Bishkek, Kyrgyzstan– The Women’s Democracy Network (WDN) today launched a new chapter in Kyrgyzstan to advance public participation and leadership by Kyrgyz women. Former president Rosa Otunbayeva addressed the conference where the new chapter was launched, advocating quotas to enhance women’s participation in political parties and elected office.
“We are grateful to Ms. Otunbayeva for her presence at the launch of this timely new initiative,” said Valerie Dowling, director of WDN. “The Kyrgyz chapter of WDN will provide a vital new force in the civic life of Kyrgyzstan by empowering and connecting women from across sectors and parties. We look forward to extending our cooperation with our Kyrgyz partners to increase women’s political and civic participation.”

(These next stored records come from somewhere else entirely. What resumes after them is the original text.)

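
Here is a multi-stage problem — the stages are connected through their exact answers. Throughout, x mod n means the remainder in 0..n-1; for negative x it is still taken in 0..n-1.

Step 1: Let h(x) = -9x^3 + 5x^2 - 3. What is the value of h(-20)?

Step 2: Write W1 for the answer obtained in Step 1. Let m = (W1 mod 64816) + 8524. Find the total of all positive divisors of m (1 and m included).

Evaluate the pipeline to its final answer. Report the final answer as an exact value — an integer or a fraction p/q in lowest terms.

Step 1: -9*(-20)^3 + 5*(-20)^2 - 3 = (72000) + (2000) + (-3) = 73997; answer 73997
Step 2: W1 = 73997; m = 17705; 17705 = 5 * 3541; sigma = (1 + 5) * (1 + 3541) = 6 * 3542 = 21252; answer 21252

21252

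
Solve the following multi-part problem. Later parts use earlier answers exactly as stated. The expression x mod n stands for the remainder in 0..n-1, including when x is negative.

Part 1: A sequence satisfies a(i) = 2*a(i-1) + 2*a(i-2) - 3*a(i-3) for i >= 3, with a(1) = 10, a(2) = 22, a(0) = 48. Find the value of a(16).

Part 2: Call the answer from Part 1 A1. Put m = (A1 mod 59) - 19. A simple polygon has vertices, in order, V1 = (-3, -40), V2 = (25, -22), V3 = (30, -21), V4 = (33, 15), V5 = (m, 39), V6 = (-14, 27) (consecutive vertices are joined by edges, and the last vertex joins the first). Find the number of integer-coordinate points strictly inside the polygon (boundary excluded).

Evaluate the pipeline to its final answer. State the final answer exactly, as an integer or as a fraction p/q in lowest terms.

Part 1: a(3) = 2*(22) + 2*(10) - 3*(48) = -80; iterating: a(3)=-80, a(4)=-146, a(5)=-518, a(6)=-1088, a(7)=-2774, a(8)=-6170, a(9)=-14624, a(10)=-33266, a(11)=-77270, a(12)=-177200, a(13)=-409142, a(14)=-940874, a(15)=-2168432, a(16)=-4991186; answer -4991186
Part 2: A1 = -4991186; m = 18; cross terms: (-3*-22 - 25*-40)=1066, (25*-21 - 30*-22)=135, (30*15 - 33*-21)=1143, (33*39 - 18*15)=1017, (18*27 - -14*39)=1032, (-14*-40 - -3*27)=641; twice the area = |5034| = 5034; area = 2517; boundary points = 2 + 1 + 3 + 3 + 4 + 1 = 14; strictly interior points = area - boundary/2 + 1 = 2511; answer 2511

2511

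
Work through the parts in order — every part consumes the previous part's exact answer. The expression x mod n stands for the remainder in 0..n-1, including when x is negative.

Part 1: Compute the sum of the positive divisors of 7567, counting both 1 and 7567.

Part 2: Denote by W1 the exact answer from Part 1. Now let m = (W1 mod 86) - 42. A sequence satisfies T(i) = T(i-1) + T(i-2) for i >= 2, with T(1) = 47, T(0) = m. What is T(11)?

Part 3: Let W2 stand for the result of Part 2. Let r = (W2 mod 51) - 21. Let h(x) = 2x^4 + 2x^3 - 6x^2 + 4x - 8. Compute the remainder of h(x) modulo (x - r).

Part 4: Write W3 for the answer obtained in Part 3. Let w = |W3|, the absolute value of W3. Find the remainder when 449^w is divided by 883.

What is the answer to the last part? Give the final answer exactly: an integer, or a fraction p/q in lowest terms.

268

Part 1: 7567 = 7 * 23 * 47; sigma = (1 + 7) * (1 + 23) * (1 + 47) = 8 * 24 * 48 = 9216; answer 9216
Part 2: W1 = 9216; m = -28; T(2) = 1*(47) + 1*(-28) = 19; iterating: T(2)=19, T(3)=66, T(4)=85, T(5)=151, T(6)=236, T(7)=387, T(8)=623, T(9)=1010, T(10)=1633, T(11)=2643; answer 2643
Part 3: W2 = 2643; r = 21; remainder = value at the root: 2*(21)^4 + 2*(21)^3 - 6*(21)^2 + 4*(21)^1 - 8 = (388962) + (18522) + (-2646) + (84) + (-8) = 404914; answer 404914
Part 4: W3 = 404914; w = 404914; squarings mod 883: 449^1=449, 449^2=277, 449^4=791, 449^8=517, 449^16=623, 449^32=492, 449^64=122, 449^128=756, 449^256=235, 449^512=479, 449^1024=744, 449^2048=778, 449^4096=429, 449^8192=377, 449^16384=849, 449^32768=273, 449^65536=357, 449^131072=297, 449^262144=792; 449^404914 = 449^2 * 449^16 * 449^32 * 449^128 * 449^256 * 449^1024 * 449^2048 * 449^8192 * 449^131072 * 449^262144 = 268 (mod 883); answer 268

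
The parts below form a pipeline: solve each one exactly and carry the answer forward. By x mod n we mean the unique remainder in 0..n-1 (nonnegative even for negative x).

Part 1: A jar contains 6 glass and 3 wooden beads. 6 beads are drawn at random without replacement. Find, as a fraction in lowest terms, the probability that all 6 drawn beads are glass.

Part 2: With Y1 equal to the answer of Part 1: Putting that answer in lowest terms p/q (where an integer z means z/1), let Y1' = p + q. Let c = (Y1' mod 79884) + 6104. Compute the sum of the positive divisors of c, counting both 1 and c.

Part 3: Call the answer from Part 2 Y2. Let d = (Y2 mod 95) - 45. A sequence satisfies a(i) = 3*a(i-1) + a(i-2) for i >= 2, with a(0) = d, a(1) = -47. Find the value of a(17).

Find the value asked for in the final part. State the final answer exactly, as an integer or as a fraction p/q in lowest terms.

Part 1: total draws C(9,6) = 84; favorable C(6,6) = 1; P = 1/84; answer 1/84
Part 2: Y1 = 1/84; threaded value p + q = 85; c = 6189; 6189 = 3 * 2063; sigma = (1 + 3) * (1 + 2063) = 4 * 2064 = 8256; answer 8256
Part 3: Y2 = 8256; d = 41; a(2) = 3*(-47) + 1*(41) = -100; iterating: a(2)=-100, a(3)=-347, a(4)=-1141, a(5)=-3770, a(6)=-12451, a(7)=-41123, a(8)=-135820, a(9)=-448583, a(10)=-1481569, a(11)=-4893290, a(12)=-16161439, a(13)=-53377607, a(14)=-176294260, a(15)=-582260387, a(16)=-1923075421, a(17)=-6351486650; answer -6351486650

-6351486650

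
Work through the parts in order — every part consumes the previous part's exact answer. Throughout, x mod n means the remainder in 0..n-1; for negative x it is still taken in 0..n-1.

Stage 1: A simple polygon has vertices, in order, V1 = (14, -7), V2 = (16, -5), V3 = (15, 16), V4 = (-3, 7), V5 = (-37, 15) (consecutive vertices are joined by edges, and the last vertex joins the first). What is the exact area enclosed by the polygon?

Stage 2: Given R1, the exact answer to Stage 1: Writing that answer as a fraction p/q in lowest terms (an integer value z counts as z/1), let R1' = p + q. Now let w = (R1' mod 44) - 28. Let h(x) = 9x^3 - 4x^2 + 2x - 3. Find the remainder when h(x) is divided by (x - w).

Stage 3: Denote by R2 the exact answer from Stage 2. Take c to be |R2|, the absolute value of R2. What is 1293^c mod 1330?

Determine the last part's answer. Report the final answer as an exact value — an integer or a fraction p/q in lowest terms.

Stage 1: cross terms: (14*-5 - 16*-7)=42, (16*16 - 15*-5)=331, (15*7 - -3*16)=153, (-3*15 - -37*7)=214, (-37*-7 - 14*15)=49; twice the area = |789| = 789; area = 789/2; answer 789/2
Stage 2: R1 = 789/2; threaded value p + q = 791; w = 15; remainder = value at the root: 9*(15)^3 - 4*(15)^2 + 2*(15)^1 - 3 = (30375) + (-900) + (30) + (-3) = 29502; answer 29502
Stage 3: R2 = 29502; c = 29502; squarings mod 1330: 1293^1=1293, 1293^2=39, 1293^4=191, 1293^8=571, 1293^16=191, 1293^32=571, 1293^64=191, 1293^128=571, 1293^256=191, 1293^512=571, 1293^1024=191, 1293^2048=571, 1293^4096=191, 1293^8192=571, 1293^16384=191; 1293^29502 = 1293^2 * 1293^4 * 1293^8 * 1293^16 * 1293^32 * 1293^256 * 1293^512 * 1293^4096 * 1293^8192 * 1293^16384 = 799 (mod 1330); answer 799

799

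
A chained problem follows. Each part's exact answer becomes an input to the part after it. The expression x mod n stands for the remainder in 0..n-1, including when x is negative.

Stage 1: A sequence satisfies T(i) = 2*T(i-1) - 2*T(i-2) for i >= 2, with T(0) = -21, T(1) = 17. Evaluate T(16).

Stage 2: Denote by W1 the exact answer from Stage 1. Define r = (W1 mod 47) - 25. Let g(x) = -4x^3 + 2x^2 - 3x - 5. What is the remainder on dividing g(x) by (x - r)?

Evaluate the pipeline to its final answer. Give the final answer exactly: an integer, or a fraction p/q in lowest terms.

-241

Stage 1: T(2) = 2*(17) - 2*(-21) = 76; iterating: T(2)=76, T(3)=118, T(4)=84, T(5)=-68, T(6)=-304, T(7)=-472, T(8)=-336, T(9)=272, T(10)=1216, T(11)=1888, T(12)=1344, T(13)=-1088, T(14)=-4864, T(15)=-7552, T(16)=-5376; answer -5376
Stage 2: W1 = -5376; r = 4; remainder = value at the root: -4*(4)^3 + 2*(4)^2 - 3*(4)^1 - 5 = (-256) + (32) + (-12) + (-5) = -241; answer -241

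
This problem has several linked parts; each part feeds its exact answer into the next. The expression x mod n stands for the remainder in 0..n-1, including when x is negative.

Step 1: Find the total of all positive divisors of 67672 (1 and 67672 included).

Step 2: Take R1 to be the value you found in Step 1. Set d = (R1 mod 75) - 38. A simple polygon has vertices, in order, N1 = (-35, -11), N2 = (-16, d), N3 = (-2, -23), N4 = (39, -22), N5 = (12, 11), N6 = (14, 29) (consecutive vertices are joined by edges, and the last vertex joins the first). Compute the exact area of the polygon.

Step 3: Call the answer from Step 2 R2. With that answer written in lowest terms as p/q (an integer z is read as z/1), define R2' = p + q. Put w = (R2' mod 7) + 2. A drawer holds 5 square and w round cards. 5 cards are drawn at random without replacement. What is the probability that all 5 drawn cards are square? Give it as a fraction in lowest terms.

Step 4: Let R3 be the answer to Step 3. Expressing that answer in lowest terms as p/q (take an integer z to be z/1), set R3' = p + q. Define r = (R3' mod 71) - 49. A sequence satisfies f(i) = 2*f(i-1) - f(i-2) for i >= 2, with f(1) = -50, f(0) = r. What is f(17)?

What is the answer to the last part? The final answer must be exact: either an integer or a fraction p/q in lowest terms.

-418

Step 1: 67672 = 2^3 * 11 * 769; sigma = (1 + 2 + 4 + 8) * (1 + 11) * (1 + 769) = 15 * 12 * 770 = 138600; answer 138600
Step 2: R1 = 138600; d = -38; cross terms: (-35*-38 - -16*-11)=1154, (-16*-23 - -2*-38)=292, (-2*-22 - 39*-23)=941, (39*11 - 12*-22)=693, (12*29 - 14*11)=194, (14*-11 - -35*29)=861; twice the area = |4135| = 4135; area = 4135/2; answer 4135/2
Step 3: R2 = 4135/2; threaded value p + q = 4137; w = 2; total draws C(7,5) = 21; favorable C(5,5) = 1; P = 1/21; answer 1/21
Step 4: R3 = 1/21; threaded value p + q = 22; r = -27; f(2) = 2*(-50) - 1*(-27) = -73; iterating: f(2)=-73, f(3)=-96, f(4)=-119, f(5)=-142, f(6)=-165, f(7)=-188, f(8)=-211, f(9)=-234, f(10)=-257, f(11)=-280, f(12)=-303, f(13)=-326, f(14)=-349, f(15)=-372, f(16)=-395, f(17)=-418; answer -418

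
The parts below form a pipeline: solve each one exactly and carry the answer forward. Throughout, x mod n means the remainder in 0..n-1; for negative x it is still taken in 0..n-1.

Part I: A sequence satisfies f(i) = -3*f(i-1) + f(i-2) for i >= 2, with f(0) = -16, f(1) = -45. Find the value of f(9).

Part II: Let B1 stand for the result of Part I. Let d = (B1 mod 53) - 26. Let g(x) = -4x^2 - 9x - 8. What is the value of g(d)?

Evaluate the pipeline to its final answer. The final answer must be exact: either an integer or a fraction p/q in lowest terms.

-567

Part I: f(2) = -3*(-45) + 1*(-16) = 119; iterating: f(2)=119, f(3)=-402, f(4)=1325, f(5)=-4377, f(6)=14456, f(7)=-47745, f(8)=157691, f(9)=-520818; answer -520818
Part II: B1 = -520818; d = -13; -4*(-13)^2 - 9*(-13)^1 - 8 = (-676) + (117) + (-8) = -567; answer -567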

The chapter was formed in partnership with the Zhenskaya Demokraticheskaya Set (ZDS), and was announced at a conference entitled “Expanding Leadership Opportunities for Women: The Next Step in Kyrgyzstan’s Development.”
Kyrgyz women leaders and Parliamentarians joined U.S. Congresswomen and U.S. Ambassador to the Kyrgyz Republic Sheila Gwaltney to discuss topics including gender perceptions and quotas and barriers to women’s economic access. The conference was co-hosted by the International Republican Institute (IRI) and the National Democratic Institute, in cooperation with ZDS, with funding from the United States Agency for International Development.
The launch of the Kyrgyz chapter is timely. ZDS recently raised concerns about the deselection of several women as candidates in local elections. Such actions may reflect the persistence of more traditional attitudes about the place of Kyrgyz women in society: according to a recent IRI poll, only 15 percent of respondents felt that women should play an expanded role in politics, compared to 49 percent who said women should have more of a presence at home.
ZDS has worked with WDN since 2013 on activities including training sessions and public seminars focused on increasing women’s knowledge of and participation in the political space, and built a network of nearly 4,000 women activists in every region of Kyrgyzstan.